We estimated the fair value of the HB Warrant as of the date of issuance, June 1, 2012, using a closed-formula option pricing method for barrier-type options that took into account the terms of the option rights of the holder and also the Company’s Mandatory Exercise Option, which is consistent with using a Monte Carlo option pricing method. The options pricing methods used the following input assumptions: expected stock price volatility 75.0%; warrant term five (5) years; risk-free rate of 0.80%; dividend yield 0.0%. As the trading volume of the Company’s publicly traded shares was approximately 30,000 per day and the issuable shares under the Note and HB warrant were over 2.0 million, and further because these issuable shares had not yet been registered for public sale at the issuance date, the price of the underlying shares was discounted approximately 30% for options pricing purposes. The fair value of the total HB warrants issued, given the terms of the HB Warrant agreement, was determined to be $500. The discount was recognized as an increase of additional paid-in capital and a discount to the convertible Note.

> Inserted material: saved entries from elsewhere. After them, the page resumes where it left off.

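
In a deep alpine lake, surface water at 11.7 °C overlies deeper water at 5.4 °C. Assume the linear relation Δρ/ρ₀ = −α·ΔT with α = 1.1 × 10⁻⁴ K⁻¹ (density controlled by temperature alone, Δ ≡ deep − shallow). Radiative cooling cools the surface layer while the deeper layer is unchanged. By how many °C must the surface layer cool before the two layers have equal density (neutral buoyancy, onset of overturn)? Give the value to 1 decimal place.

6.3 °C

With temperature the only control, equal density requires T_surf′ = T_deep.
T_surf′ = 5.4 °C.
Cooling required: 11.7 − 5.4 = 6.3 °C.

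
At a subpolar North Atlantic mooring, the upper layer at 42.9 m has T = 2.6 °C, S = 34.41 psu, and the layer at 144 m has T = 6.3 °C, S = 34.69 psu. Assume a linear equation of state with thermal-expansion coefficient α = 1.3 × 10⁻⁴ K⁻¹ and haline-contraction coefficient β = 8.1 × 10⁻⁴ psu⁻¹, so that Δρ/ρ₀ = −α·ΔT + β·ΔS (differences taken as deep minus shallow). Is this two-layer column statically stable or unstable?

ΔT = 6.3 − 2.6 = +3.7 K and ΔS = 34.69 − 34.41 = +0.28 psu (deep − shallow).
−αΔT = -4.81 × 10⁻⁴; βΔS = 2.268 × 10⁻⁴; sum Δρ/ρ₀ = -2.542 × 10⁻⁴.
Δρ/ρ₀ < 0, so Δρ < 0: deeper water is lighter → statically unstable; the column would overturn.

unstable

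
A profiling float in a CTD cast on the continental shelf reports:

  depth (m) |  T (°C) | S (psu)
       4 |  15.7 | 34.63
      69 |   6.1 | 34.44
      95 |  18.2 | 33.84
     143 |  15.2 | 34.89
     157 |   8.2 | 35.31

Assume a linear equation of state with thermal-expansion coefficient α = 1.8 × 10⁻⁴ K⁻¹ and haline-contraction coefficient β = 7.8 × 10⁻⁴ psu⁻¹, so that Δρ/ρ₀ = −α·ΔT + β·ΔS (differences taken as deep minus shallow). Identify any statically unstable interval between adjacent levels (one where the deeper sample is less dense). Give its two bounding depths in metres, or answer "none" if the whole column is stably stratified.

Evaluate Δρ/ρ₀ = −αΔT + βΔS across each adjacent pair:
  4–69 m: −αΔT+βΔS = −(1.8 × 10⁻⁴)(-9.6)+(7.8 × 10⁻⁴)(-0.19) = 1.6 × 10⁻³ → stable
  69–95 m: −αΔT+βΔS = −(1.8 × 10⁻⁴)(+12.1)+(7.8 × 10⁻⁴)(-0.60) = -2.6 × 10⁻³ → UNSTABLE
  95–143 m: −αΔT+βΔS = −(1.8 × 10⁻⁴)(-3.0)+(7.8 × 10⁻⁴)(+1.05) = 1.4 × 10⁻³ → stable
  143–157 m: −αΔT+βΔS = −(1.8 × 10⁻⁴)(-7.0)+(7.8 × 10⁻⁴)(+0.42) = 1.6 × 10⁻³ → stable
The 69–95 m interval has Δρ < 0: lighter water underlies denser water.

69–95 m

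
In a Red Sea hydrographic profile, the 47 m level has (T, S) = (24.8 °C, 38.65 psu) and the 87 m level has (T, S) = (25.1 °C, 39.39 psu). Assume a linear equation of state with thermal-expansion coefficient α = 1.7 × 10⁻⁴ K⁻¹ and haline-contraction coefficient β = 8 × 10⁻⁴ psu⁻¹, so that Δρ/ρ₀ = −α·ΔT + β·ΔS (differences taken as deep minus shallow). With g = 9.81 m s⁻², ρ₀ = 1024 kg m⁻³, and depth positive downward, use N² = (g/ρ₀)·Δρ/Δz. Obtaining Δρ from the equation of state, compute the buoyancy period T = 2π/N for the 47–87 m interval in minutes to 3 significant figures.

9.09 min

ΔT = +0.3 K, ΔS = +0.74 psu (deep − shallow).
Δρ/ρ₀ = −αΔT + βΔS = -5.10 × 10⁻⁵ + 5.92 × 10⁻⁴ = 5.41 × 10⁻⁴, so Δρ ≈ 0.5540 kg m⁻³.
N² = (g/ρ₀)·Δρ/Δz = g·(Δρ/ρ₀)/Δz = 9.81 × 5.41 × 10⁻⁴ / 40 = 1.3268 × 10⁻⁴ s⁻².
N = √(1.3268 × 10⁻⁴) = 0.011519 rad s⁻¹ → T = 2π/N = 545.46 s = 9.0910 min ≈ 9.09 min.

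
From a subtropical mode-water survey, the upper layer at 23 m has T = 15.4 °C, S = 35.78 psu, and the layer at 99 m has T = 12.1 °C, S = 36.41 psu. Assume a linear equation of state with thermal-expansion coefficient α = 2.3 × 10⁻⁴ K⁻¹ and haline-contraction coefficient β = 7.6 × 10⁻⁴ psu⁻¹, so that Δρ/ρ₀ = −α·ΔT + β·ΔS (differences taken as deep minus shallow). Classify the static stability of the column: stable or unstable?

ΔT = 12.1 − 15.4 = -3.3 K and ΔS = 36.41 − 35.78 = +0.63 psu (deep − shallow).
−αΔT = 7.59 × 10⁻⁴; βΔS = 4.788 × 10⁻⁴; sum Δρ/ρ₀ = 1.2378 × 10⁻³.
Δρ/ρ₀ > 0, so Δρ > 0: deeper water is denser → statically stable.

stable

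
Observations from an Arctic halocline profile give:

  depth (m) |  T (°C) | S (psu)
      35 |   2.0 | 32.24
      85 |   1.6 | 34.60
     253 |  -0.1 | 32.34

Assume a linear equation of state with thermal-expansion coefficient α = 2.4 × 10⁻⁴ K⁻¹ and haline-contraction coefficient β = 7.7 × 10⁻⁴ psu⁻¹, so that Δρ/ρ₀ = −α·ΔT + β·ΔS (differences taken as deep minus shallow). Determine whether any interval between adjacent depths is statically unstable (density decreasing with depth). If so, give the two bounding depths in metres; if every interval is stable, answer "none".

85–253 m

Evaluate Δρ/ρ₀ = −αΔT + βΔS across each adjacent pair:
  35–85 m: −αΔT+βΔS = −(2.4 × 10⁻⁴)(-0.4)+(7.7 × 10⁻⁴)(+2.36) = 1.9 × 10⁻³ → stable
  85–253 m: −αΔT+βΔS = −(2.4 × 10⁻⁴)(-1.7)+(7.7 × 10⁻⁴)(-2.26) = -1.3 × 10⁻³ → UNSTABLE
The 85–253 m interval has Δρ < 0: lighter water underlies denser water.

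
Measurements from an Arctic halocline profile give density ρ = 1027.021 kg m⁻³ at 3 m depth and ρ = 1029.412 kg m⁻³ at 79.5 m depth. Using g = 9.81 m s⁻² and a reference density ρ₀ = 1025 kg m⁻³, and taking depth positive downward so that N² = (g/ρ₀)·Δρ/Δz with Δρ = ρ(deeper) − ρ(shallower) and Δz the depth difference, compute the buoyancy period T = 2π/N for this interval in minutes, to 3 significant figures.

6.05 min

Δρ = 1029.412 − 1027.021 = 2.391 kg m⁻³ over Δz = 79.5 − 3 = 76.5 m.
N² = (9.81/1025) × (2.391/76.5) = 2.9913 × 10⁻⁴ s⁻².
N = √(2.9913 × 10⁻⁴) = 0.017295 rad s⁻¹, so T = 2π/N = 363.29 s = 6.0548 min ≈ 6.05 min.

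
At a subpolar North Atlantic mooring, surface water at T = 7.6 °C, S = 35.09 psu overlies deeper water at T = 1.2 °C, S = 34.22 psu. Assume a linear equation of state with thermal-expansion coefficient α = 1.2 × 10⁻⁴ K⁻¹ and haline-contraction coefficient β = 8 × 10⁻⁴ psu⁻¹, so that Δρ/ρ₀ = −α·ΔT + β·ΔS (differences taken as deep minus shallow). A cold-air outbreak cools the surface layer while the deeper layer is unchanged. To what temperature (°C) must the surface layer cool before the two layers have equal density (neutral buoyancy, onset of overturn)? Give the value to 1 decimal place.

Neutral buoyancy requires Δρ = 0, i.e. −α(T_deep − T_surf′) + β(S_deep − S_surf) = 0.
T_surf′ = T_deep − (β/α)·ΔS = 1.2 − (8 × 10⁻⁴/1.2 × 10⁻⁴)·(-0.87) = 7.000 °C.
Cooling required: 7.6 − (7.000) = 0.600 °C.

7.0 °C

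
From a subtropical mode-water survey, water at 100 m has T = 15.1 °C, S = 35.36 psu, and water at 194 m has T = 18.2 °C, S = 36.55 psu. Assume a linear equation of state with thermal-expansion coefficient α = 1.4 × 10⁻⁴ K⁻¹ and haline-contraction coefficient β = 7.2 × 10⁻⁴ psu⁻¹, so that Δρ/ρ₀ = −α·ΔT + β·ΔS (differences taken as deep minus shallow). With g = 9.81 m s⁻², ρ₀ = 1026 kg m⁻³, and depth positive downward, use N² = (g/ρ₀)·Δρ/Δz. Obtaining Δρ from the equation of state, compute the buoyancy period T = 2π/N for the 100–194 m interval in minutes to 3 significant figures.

ΔT = +3.1 K, ΔS = +1.19 psu (deep − shallow).
Δρ/ρ₀ = −αΔT + βΔS = -4.34 × 10⁻⁴ + 8.568 × 10⁻⁴ = 4.228 × 10⁻⁴, so Δρ ≈ 0.4338 kg m⁻³.
N² = (g/ρ₀)·Δρ/Δz = g·(Δρ/ρ₀)/Δz = 9.81 × 4.228 × 10⁻⁴ / 94 = 4.4124 × 10⁻⁵ s⁻².
N = √(4.4124 × 10⁻⁵) = 6.6426 × 10⁻³ rad s⁻¹ → T = 2π/N = 945.89 s = 15.765 min ≈ 15.8 min.

15.8 min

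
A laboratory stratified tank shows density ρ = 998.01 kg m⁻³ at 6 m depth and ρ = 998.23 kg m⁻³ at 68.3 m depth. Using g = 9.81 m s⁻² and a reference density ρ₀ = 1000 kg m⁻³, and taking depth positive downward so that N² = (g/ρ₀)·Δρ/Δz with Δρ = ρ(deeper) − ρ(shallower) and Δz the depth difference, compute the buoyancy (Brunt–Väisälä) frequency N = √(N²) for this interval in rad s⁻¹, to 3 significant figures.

Δρ = 998.23 − 998.01 = 0.22 kg m⁻³ over Δz = 68.3 − 6 = 62.3 m.
N² = (9.81/1000) × (0.22/62.3) = 3.4642 × 10⁻⁵ s⁻².
N = √(3.4642 × 10⁻⁵) = 5.8857 × 10⁻³ rad s⁻¹ ≈ 5.89 × 10⁻³ rad s⁻¹.
Since Δρ > 0 the layer is stably stratified.

5.89 × 10⁻³ rad s⁻¹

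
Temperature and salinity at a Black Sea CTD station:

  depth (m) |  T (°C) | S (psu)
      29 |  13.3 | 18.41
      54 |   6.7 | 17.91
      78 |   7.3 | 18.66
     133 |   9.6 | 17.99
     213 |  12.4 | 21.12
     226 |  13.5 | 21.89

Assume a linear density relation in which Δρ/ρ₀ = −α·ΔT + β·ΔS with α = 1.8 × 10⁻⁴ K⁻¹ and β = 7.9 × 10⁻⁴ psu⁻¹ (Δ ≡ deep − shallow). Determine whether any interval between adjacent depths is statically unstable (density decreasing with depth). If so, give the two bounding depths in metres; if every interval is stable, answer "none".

Evaluate Δρ/ρ₀ = −αΔT + βΔS across each adjacent pair:
  29–54 m: −αΔT+βΔS = −(1.8 × 10⁻⁴)(-6.6)+(7.9 × 10⁻⁴)(-0.50) = 7.9 × 10⁻⁴ → stable
  54–78 m: −αΔT+βΔS = −(1.8 × 10⁻⁴)(+0.6)+(7.9 × 10⁻⁴)(+0.75) = 4.8 × 10⁻⁴ → stable
  78–133 m: −αΔT+βΔS = −(1.8 × 10⁻⁴)(+2.3)+(7.9 × 10⁻⁴)(-0.67) = -9.4 × 10⁻⁴ → UNSTABLE
  133–213 m: −αΔT+βΔS = −(1.8 × 10⁻⁴)(+2.8)+(7.9 × 10⁻⁴)(+3.13) = 2.0 × 10⁻³ → stable
  213–226 m: −αΔT+βΔS = −(1.8 × 10⁻⁴)(+1.1)+(7.9 × 10⁻⁴)(+0.77) = 4.1 × 10⁻⁴ → stable
The 78–133 m interval has Δρ < 0: lighter water underlies denser water.

78–133 m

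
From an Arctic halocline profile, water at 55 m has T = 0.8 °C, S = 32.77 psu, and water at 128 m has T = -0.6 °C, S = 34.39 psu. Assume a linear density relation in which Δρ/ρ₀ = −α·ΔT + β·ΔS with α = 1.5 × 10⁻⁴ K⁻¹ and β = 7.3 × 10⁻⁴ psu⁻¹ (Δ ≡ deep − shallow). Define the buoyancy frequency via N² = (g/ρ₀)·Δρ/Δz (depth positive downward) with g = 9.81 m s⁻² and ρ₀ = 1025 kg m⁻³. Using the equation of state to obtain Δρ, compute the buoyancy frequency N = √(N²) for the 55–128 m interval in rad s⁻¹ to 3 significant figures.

0.0137 rad s⁻¹

ΔT = -1.4 K, ΔS = +1.62 psu (deep − shallow).
Δρ/ρ₀ = −αΔT + βΔS = 2.10 × 10⁻⁴ + 1.1826 × 10⁻³ = 1.3926 × 10⁻³, so Δρ ≈ 1.427 kg m⁻³.
N² = (g/ρ₀)·Δρ/Δz = g·(Δρ/ρ₀)/Δz = 9.81 × 1.3926 × 10⁻³ / 73 = 1.8714 × 10⁻⁴ s⁻².
N = √(1.8714 × 10⁻⁴) = 0.013680 rad s⁻¹ ≈ 0.0137 rad s⁻¹.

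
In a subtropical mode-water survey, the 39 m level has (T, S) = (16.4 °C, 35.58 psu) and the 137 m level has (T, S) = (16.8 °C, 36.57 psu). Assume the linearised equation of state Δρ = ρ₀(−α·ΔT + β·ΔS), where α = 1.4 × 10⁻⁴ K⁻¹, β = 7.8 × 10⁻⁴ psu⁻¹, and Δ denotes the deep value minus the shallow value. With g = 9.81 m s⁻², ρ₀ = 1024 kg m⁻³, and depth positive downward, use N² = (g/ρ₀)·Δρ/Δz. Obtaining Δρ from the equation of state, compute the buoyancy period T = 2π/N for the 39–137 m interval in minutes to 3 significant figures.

ΔT = +0.4 K, ΔS = +0.99 psu (deep − shallow).
Δρ/ρ₀ = −αΔT + βΔS = -5.60 × 10⁻⁵ + 7.722 × 10⁻⁴ = 7.162 × 10⁻⁴, so Δρ ≈ 0.7334 kg m⁻³.
N² = (g/ρ₀)·Δρ/Δz = g·(Δρ/ρ₀)/Δz = 9.81 × 7.162 × 10⁻⁴ / 98 = 7.1693 × 10⁻⁵ s⁻².
N = √(7.1693 × 10⁻⁵) = 8.4672 × 10⁻³ rad s⁻¹ → T = 2π/N = 742.06 s = 12.368 min ≈ 12.4 min.

12.4 min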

The discount to the convertible Note payable is being amortized through periodic charges to other non-operating expense over the 18 month period from the date of issuance to the date the Note is due using the effective interest method.

 

A beneficial conversion feature of the Note was calculated to be $500 after adjusting the effective conversion price for the fair value of the HB Warrants issued.

 

The estimates discussed above require us to make assumptions based on historical results, observance of trends in our stock price, future expectations and other relevant risk factors. If other assumptions had been used, the HB Warrant valuation as calculated and recorded under the accounting guidance could have been affected.

 

Volatility is a key factor in option pricing models. For purposes of determining expected volatility, the Company used significant judgment to identify a peer group. The historical volatility of the Company’s own common stock was not deemed pertinent to the estimate, because of the recent change in the Company’s operations and business plan. The risk-free rate for the period coincides with the expected life of the HB Warrants and is based on the U.S. Treasury Department yield curve in effect at time of closing.